L'oeuvre d'Henri Vernes est depuis quelques années l'objet d'études qui mettent l'accent sur l'intérêt spécifiquement littéraire de la série des Bob Morane. Gallart et Saint-Martin en proposent une approche systématique qui part de cette évidence pour en décliner toutes les conséquences : Morane est, au moins au départ, un héros de série populaire. Le héros n'a donc rien de révolutionnaire, est un «héros convenu», classique qui partage avec ses «modèles» quantité de traits, par exemple son goût pour l'aventure ou ses multiples capacités. Mais ce héros est aussi plus complexe : il peut être vaincu — même par une femme —, devenant ainsi plus vraisemblable.

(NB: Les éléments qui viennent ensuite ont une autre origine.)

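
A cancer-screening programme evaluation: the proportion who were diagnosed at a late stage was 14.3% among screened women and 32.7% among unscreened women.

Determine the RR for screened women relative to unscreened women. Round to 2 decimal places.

RR = 0.1430 / 0.3270 = 0.44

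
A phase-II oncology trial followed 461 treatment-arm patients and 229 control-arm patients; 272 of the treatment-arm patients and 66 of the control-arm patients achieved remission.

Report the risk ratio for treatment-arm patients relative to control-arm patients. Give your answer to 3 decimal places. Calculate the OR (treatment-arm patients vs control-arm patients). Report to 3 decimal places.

risk, treatment-arm patients = 272/461 = 0.5900
risk, control-arm patients = 66/229 = 0.2882
RR = 0.5900 / 0.2882 = 2.047
odds, treatment-arm patients = 272/189 = 1.4392
odds, control-arm patients = 66/163 = 0.4049
OR = 1.4392 / 0.4049 = 3.554

RR = 2.047; OR = 3.554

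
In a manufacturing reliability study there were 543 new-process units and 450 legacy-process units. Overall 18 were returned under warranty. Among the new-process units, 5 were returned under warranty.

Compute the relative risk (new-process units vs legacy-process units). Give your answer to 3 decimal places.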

La série innove aussi par le fait que Vernes passe d'un genre à l'autre, alors qu'un héros populaire est la plupart du temps cantonné dans un seul. Si le modèle du roman d'aventure, surtout l'aventure postcoloniale, prédomine largement, il se teinte de la couleur d'autres genres. Le récit est souvent centré sur la découverte de territoires inconnus, de lieux d'accès difficile; si elle se déroule sur l'océan, l'aventure ouvre aussi bien à une dimension scientifique que fantastique. L'histoire peut comporter une dimension d'espionnage, le héros, porteur des valeurs de l'Occident chrétien, devant déjouer les plans d'une puissance hostile (qui n'est pas nommée, car il ne fallait pas fâcher l'URSS); le roman peut prendre encore un aspect policier, ou mettre en scène des complots et révolutions; s'insérer dans les modèles de la science-fiction. Et plus encore, jouer avec les frontières du fantastique, que Vernes ne révolutionne pas mais auquel il «reste fidèle en condensant une partie des thèmes qui ont fait son succès».

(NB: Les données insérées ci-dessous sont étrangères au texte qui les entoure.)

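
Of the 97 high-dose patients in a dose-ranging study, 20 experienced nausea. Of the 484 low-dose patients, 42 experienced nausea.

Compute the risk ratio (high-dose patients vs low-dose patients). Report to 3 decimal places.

RR = 2.376

risk, high-dose patients = 20/97 = 0.2062
risk, low-dose patients = 42/484 = 0.0868
RR = 0.2062 / 0.0868 = 2.376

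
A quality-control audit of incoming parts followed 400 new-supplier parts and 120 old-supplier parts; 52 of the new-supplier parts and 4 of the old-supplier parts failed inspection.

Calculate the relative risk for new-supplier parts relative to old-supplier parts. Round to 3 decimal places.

RR ≈ 3.900

risk, new-supplier parts = 52/400 = 0.13000
risk, old-supplier parts = 4/120 = 0.03333
RR = 0.13000 / 0.03333 = 3.900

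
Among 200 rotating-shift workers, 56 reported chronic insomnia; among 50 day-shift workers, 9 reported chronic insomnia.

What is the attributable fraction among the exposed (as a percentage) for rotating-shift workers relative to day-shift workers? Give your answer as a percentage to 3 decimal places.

risk, rotating-shift workers = 56/200 = 0.2800
risk, day-shift workers = 9/50 = 0.1800
AR% = (0.2800 − 0.1800) / 0.2800 = 0.3571 → 35.714%

AR%: 35.714%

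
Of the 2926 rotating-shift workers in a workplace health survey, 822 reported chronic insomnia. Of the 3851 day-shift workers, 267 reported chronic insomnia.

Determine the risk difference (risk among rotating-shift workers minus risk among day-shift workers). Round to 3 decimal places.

RD: 0.212

risk, rotating-shift workers = 822/2926 = 0.2809
risk, day-shift workers = 267/3851 = 0.0693
risk difference = 0.2809 − 0.0693 = 0.212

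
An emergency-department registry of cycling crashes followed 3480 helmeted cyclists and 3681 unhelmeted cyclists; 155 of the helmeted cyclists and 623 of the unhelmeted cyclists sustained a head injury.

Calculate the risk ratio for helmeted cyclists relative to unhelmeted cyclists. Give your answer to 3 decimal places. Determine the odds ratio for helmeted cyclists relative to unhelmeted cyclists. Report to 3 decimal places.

RR = 0.263; OR = 0.229

risk, helmeted cyclists = 155/3480 = 0.04454
risk, unhelmeted cyclists = 623/3681 = 0.16925
RR = 0.04454 / 0.16925 = 0.263
OR = (155 × 3058) / (3325 × 623) = 473990/2071475 ≈ 0.229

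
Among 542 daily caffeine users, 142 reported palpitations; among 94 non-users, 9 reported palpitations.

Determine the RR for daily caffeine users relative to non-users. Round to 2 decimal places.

RR: 2.74

risk, daily caffeine users = 142/542 = 0.2620
risk, non-users = 9/94 = 0.0957
RR = 0.2620 / 0.0957 = 2.74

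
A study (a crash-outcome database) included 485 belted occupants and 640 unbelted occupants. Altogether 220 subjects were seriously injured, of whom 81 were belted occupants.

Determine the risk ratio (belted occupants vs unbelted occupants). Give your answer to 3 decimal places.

belted occupants without the outcome: 485 − 81 = 404
unbelted occupants with the outcome: 220 − 81 = 139
unbelted occupants without the outcome: 640 − 139 = 501
risk, belted occupants = 81/485 = 0.1670
risk, unbelted occupants = 139/640 = 0.2172
RR = 0.1670 / 0.2172 = 0.769

RR ≈ 0.769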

Tel est l'enjeu littéraire : épouser la tradition du roman populaire, celle des séries en particulier, avec les règles contraignantes qu'elles imposent, mais en en transgressant les codes de façon douce». C'est donc plutôt en termes de reprises, continuations, recadrages qu'il faut appréhender la démarche de Vernes. Conçues comme un produit de consommation destiné à des lecteurs qu'il fallait fidéliser par l'effet de surprise, les aventures de Morane s'inspirent de tous les genres de la littérature de l'imaginaire. Et il n'était pas si évident de «brasser tous ces mythes sans que [le] personnage ne s'y noie».

Gallart et Saint-Martin étudient encore les rapports entre Vernes et Jean Ray, qui outre des clins d'oeil amicaux, partagent une attitude de démarquage par rapport à leurs antécédents littéraires. Et surtout, avant une partie où ils proposent d'intéressants résumés-analyses de chacun des Bob Morane, ils abordent la question de «Vernes & C°» : Dewismes n'a pas écrit lui-même tous les titres de la série. Dépassant la simple curiosité de «qui a fait quoi», les auteurs en envisagent les conséquences littéraires, par exemple les différences par rapport à la structure classique en treize étapes. Ce qui ouvre à de prometteuses pistes d'études futures, sur ce qui fait la cohérence et le succès d'une série.